By Katie Jackson
On the bright side, outdoor lighting makes nighttime yards and gardens safer and more beautiful. On the dark side, outdoor lighting contributes to light pollution and can cause all kinds of problems for all kinds of creatures. Luckily, we can balance the dark and light sides of outdoor illumination by using conscientious, judicious lighting strategies.
Light pollution is a modern-day problem caused by the overuse and misuse of artificial lights, particularly those that produce bright white or blue light. Yes, good outdoor lighting is often necessary for our safety and security, but if used excessively or inappropriately, it can eclipse the natural luminosity of the moon and stars, which in turn affects the circadian rhythms of the natural world.
For example, light pollution not only limits our ability to really see a night sky, it can also disrupt plant growth and flowering, cause migrating birds to fly into buildings, lure newly hatched sea turtles away from the safety of the sea and disturb the sleep cycles of us humans.
The good news is, we humans can mitigate the damage (and save energy) by following a few basic principles suggested by the International Dark-Sky Association, a nonprofit on a mission to “preserve and protect nighttime environments and the heritage dark skies through environmentally responsible outdoor lighting.”
According to IDA, light pollution worldwide can be drastically reduced simply by using artificial lights judiciously — only when and where they are truly needed — and using light pollution-limiting bulbs that reduce brightness and disruptive blue light emissions.
Sure, the greatest impact would be made if these steps are adopted in major metropolitan areas, but you can make a small dent in your own backyard, and it all starts with a garden stroll. Take a walk around your landscape in both daytime and nighttime conditions to determine the effects created by both the sun and moon on your home and yard. While you’re out there for the night stroll, cut on your current outdoor lights as well as any indoor lights that shine into the yard and see how they affect the nighttime landscape.

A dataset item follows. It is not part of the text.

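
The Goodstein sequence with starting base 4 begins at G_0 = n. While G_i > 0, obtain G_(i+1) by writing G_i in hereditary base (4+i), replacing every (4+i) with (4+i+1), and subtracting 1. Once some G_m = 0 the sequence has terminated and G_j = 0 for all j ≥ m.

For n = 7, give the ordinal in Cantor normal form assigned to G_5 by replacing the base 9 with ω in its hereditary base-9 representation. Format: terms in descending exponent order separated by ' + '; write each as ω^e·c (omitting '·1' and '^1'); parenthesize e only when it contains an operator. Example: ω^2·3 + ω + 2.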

Once you know your current lighting situation and future lighting needs, you can focus better on where lights are truly necessary and what changes are needed to maximize their use.
During your stroll, take time to identify focal points or main elements in your landscape where lighting would be most beneficial. You may want to focus light on specific elements of the landscape, such as large trees, the main entrance, a front walk or a garden sculpture or fountain. Also identify areas that need extra light for safety and security, such as dark corners and potential hazards such as steps and curbs. With this information in hand, you can design your own nature-friendly lighting plan or take your nature-friendly ideas to a professional landscape designer.
And as you create and implement a plan, or simply make small changes to your current lighting, keep these IDA tips in mind:
• Whenever possible, use only fully shielded, downward-pointing light fixtures.
• Replace bulbs with “warm-white” or filtered LED (light-emitting diode) lights.
• Install dimmers, timers and motion sensors to reduce light use.
• Dim or turn off all lights overnight.
To learn more about light pollution and strategies to dim that pollution, visit IDA’s website at www.darksky.org. And make sure you take time to enjoy your nighttime landscape. Whether you wander in the garden or simply sit on the porch or patio in the dark, you’ll see and hear a whole new world.